Hello! I am attempting to analyze SRA data along with my own. I have a total of 7 16S rRNA sequencing runs, some of which have V4 amplicons and the rest have V4-V5. So, I am trying to cut off the V5 region at the 806r V4 primer site. When I used cutadapt on individual reads to remove the V5 region, a huge proportion of my reads were being filtered out by DADA2 when compared to DADA2 runs on the uncut reads. Since the reverse reads tapered off in quality quite quickly, I decided to proceed with DADA2 normally, then export the whole amplicon and use cutadapt in the command line, then import that back into QIIME2. This seemed to work much better, however, I now need to dereplicate my data but the representative sequences have been named using the old sequence names. How can I dereplicate the representative sequences after DADA2?

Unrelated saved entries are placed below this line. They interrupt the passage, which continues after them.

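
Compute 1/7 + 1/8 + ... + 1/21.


Σₖ₌7^21 1/k = 1/7 + 1/8 + 1/9 + ... + 1/21
= 30918957/25865840
≈ 1.1954

Sum = 30918957/25865840 ≈ 1.1954


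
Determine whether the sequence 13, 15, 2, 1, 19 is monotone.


Differences: 2, -13, -1, 18
Difference at position 1 is +2 (> 0) but position 2 is -13 (< 0) — sequence both rises and falls
→ NOT monotonic

Not monotonic


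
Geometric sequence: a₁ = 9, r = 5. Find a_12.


aₙ = a₁·r^(n-1)
= 9×5^11
= 9×48828125
= 439453125

a_12 = 439453125


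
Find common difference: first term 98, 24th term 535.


d = (aₙ - a₁)/(n-1)
= (535 - 98)/(24-1)
= 437/23 = 19

d = 19


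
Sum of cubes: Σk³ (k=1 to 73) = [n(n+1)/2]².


n(n+1)/2 = 73×74/2 = 2701
Σk³ = 2701² = 7295401

Σk³ = 7295401


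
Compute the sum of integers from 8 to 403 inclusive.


Σₖ₌8^403 k = Σₖ₌₁^403 k − Σₖ₌₁^7 k
= 403·404/2 − 7·8/2
= 81406 − 28 = 81378

Σk = 81378


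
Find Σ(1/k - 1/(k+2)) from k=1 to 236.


Telescoping with gap 2: two head and two tail terms survive.
= (1 + 1/2) - (1/237 + 1/238)
= 3/2 - 1/237 - 1/238 = 42067/28203

Sum = 42067/28203


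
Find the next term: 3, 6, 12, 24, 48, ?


Pattern: geometric (r=2)
Terms: 3, 6, 12, 24, 48
Next term = 96

Next term = 96


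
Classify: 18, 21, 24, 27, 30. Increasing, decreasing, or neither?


Differences: 3, 3, 3, 3
All differences > 0 → strictly INCREASING

Monotonically increasing


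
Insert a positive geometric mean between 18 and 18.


GM = √(18×18) = √324 = 18

GM = 18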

The second related issue I am having is that some of the SRA runs appear to be completely reverse complimented compared to my data. How can I reverse complement all of the representative sequences? Once I do that, they will still be named by their previous sequence so I have the same dereplication issue as above. Is there a way to combine the representative sequences and the table in order to export them as SampleData[Sequences] so that I can dereplicate them? Would that even matter since the dereplication is done by name?
Lastly, do you know of any literature or examples where people analyzed different hypervariable regions? I have been trouble finding anything aside from huge meta-analyses on human microbiomes which is not what I am going for.
Thank you so much. I really appreciate the support on this forum!